A quartet of Houston art shows are honoring the meaning and message of Juneteenth as they address the African diaspora.
Coup for CAMH
The much anticipated “Amoako Boafo: Soul of Black Folks” arrives at Contemporary Arts Museum Houston, co-organized by the Museum of the African Diaspora, San Francisco, where the show unveiled last October.
The exhibition marks the artist’s CAMH debut with a site-specific mural created just for Houston audiences.
Amoako Boafo, who lives between his birthplace of Accra (the capital city of Ghana) and Vienna, is one of the most prescient contemporary painters, as well as an art-market wunderkind well-represented in top Houston collector Lester Marks’ holdings.
The painter’s figurative canvases celebrate the dignity and joy of his Black subjects and are regularly sold for seven figures at global auctions.
Ghana-American cultural critic Larry Ossei-Mensah, co-founder of the nonprofit ArtNoir, guest-curates this new exhibition. It runs through October 2 at CAMH.
Identity in the Lens
At Houston Museum of African American Culture, guest curator/writer Lise Ragbir organizes an exhibition for Dallas photographer Hakeem Adewumi, who balances his mother’s Black American culture with his father’s Nigerian heritage. (See Hakeem Adewumi’s 2021 Juneteenth House project here.)
In this solo “Bastard of the Diaspora” exhibition, Adewumi’s portraits examine mutable iterations of identity. Specifically, his lens focuses on Black queerness, the first time works by a queer artist have graced Houston Museum of African American Culture’s walls, museum CEO John Guess Jr. notes. It runs through June 18 at Houston Museum of African American Culture.
Concurrent with its own 20th anniversary, Houston Center for Contemporary Craft salutes the 35th anniversary of a fellow nonprofit: Community Artists Collective, which was co-founded by Michelle Barnes and Dr. Sarah Trotty.
On view at the Craft Center, curated by Kathryn Hall and Cydney Elaine Pickens, is a jubilant look at The Collective’s Jubilee Quilt Circle and the rich legacy of African-American quilting.
Included is Michelle Barnes’ own Hope quilt. This quilt was crafted over a 30-year span, which its maker sees as a metaphor for stitching creativity, connectivity and community. This exhibition runs through September 10 at Houston Center for Contemporary Craft.

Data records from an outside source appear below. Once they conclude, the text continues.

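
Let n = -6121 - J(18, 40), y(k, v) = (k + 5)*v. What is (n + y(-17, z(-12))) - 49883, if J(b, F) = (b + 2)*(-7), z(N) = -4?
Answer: -55816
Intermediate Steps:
J(b, F) = -14 - 7*b (J(b, F) = (2 + b)*(-7) = -14 - 7*b)
y(k, v) = v*(5 + k) (y(k, v) = (5 + k)*v = v*(5 + k))
n = -5981 (n = -6121 - (-14 - 7*18) = -6121 - (-14 - 126) = -6121 - 1*(-140) = -6121 + 140 = -5981)
(n + y(-17, z(-12))) - 49883 = (-5981 - 4*(5 - 17)) - 49883 = (-5981 - 4*(-12)) - 49883 = (-5981 + 48) - 49883 = -5933 - 49883 = -55816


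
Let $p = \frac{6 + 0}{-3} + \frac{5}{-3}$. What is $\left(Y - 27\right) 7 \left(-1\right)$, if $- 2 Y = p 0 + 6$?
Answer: $210$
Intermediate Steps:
$p = - \frac{11}{3}$ ($p = 6 \left(- \frac{1}{3}\right) + 5 \left(- \frac{1}{3}\right) = -2 - \frac{5}{3} = - \frac{11}{3} \approx -3.6667$)
$Y = -3$ ($Y = - \frac{\left(- \frac{11}{3}\right) 0 + 6}{2} = - \frac{0 + 6}{2} = \left(- \frac{1}{2}\right) 6 = -3$)
$\left(Y - 27\right) 7 \left(-1\right) = \left(-3 - 27\right) 7 \left(-1\right) = \left(-30\right) \left(-7\right) = 210$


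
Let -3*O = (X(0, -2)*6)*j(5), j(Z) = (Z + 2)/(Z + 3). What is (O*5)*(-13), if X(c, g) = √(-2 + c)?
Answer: 455*I*√2/4 ≈ 160.87*I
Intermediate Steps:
j(Z) = (2 + Z)/(3 + Z)
O = -7*I*√2/4 (O = -√(-2 + 0)*6*(2 + 5)/(3 + 5)/3 = -√(-2)*6*7/8/3 = -(I*√2)*6*(⅛)*7/3 = -6*I*√2*7/(3*8) = -7*I*√2/4 ≈ -2.4749*I)
(O*5)*(-13) = (-7*I*√2/4*5)*(-13) = -35*I*√2/4*(-13) = 455*I*√2/4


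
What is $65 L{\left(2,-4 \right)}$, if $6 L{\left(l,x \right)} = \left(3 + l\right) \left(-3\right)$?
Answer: $- \frac{325}{2} \approx -162.5$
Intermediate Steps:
$L{\left(l,x \right)} = - \frac{3}{2} - \frac{l}{2}$ ($L{\left(l,x \right)} = \frac{\left(3 + l\right) \left(-3\right)}{6} = \frac{-9 - 3 l}{6} = - \frac{3}{2} - \frac{l}{2}$)
$65 L{\left(2,-4 \right)} = 65 \left(- \frac{3}{2} - 1\right) = 65 \left(- \frac{5}{2}\right) = - \frac{325}{2}$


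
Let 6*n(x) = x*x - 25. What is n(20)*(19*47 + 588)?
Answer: 185125/2 ≈ 92563.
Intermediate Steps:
n(x) = -25/6 + x²/6 (n(x) = (x*x - 25)/6 = (x² - 25)/6 = (-25 + x²)/6 = -25/6 + x²/6)
n(20)*(19*47 + 588) = (-25/6 + (⅙)*20²)*(19*47 + 588) = (-25/6 + (⅙)*400)*(893 + 588) = (-25/6 + 200/3)*1481 = (125/2)*1481 = 185125/2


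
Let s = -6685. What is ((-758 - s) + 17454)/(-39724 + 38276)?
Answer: -23381/1448 ≈ -16.147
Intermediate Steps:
((-758 - s) + 17454)/(-39724 + 38276) = ((-758 - 1*(-6685)) + 17454)/(-39724 + 38276) = ((-758 + 6685) + 17454)/(-1448) = (5927 + 17454)*(-1/1448) = 23381*(-1/1448) = -23381/1448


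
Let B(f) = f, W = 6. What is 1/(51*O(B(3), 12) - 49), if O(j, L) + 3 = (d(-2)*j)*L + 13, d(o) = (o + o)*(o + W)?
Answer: -1/28915 ≈ -3.4584e-5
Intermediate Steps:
d(o) = 2*o*(6 + o) (d(o) = (o + o)*(o + 6) = (2*o)*(6 + o) = 2*o*(6 + o))
O(j, L) = 10 - 16*L*j (O(j, L) = -3 + (((2*(-2)*(6 - 2))*j)*L + 13) = -3 + (((2*(-2)*4)*j)*L + 13) = -3 + ((-16*j)*L + 13) = -3 + (-16*L*j + 13) = -3 + (13 - 16*L*j) = 10 - 16*L*j)
1/(51*O(B(3), 12) - 49) = 1/(51*(10 - 16*12*3) - 49) = 1/(51*(10 - 576) - 49) = 1/(51*(-566) - 49) = 1/(-28866 - 49) = 1/(-28915) = -1/28915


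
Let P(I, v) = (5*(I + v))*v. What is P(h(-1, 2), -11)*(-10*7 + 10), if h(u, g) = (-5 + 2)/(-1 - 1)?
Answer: -31350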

You can also encounter the multilayered, often nature-based work of Hugh Hayden at Blaffer Art Museum. Trained as an architect, the Columbia and Cornell grad returns to Texas (Hayden was born in Dallas in 1983) to comment upon the American dream in “Boogey Man,” which travels to the University of Houston campus following its debut last November at ICA Miami.
The Blaffer’s Tyler Blackwell organizes its presentation here, which speaks to issues as diverse as police brutality, family trees, the primacy of ancestors, and the jazz and soul food of the Louisiana Gulf coast, where the maternal side of Hayden’s family hails from. It runs through August 21 at The Blaffer.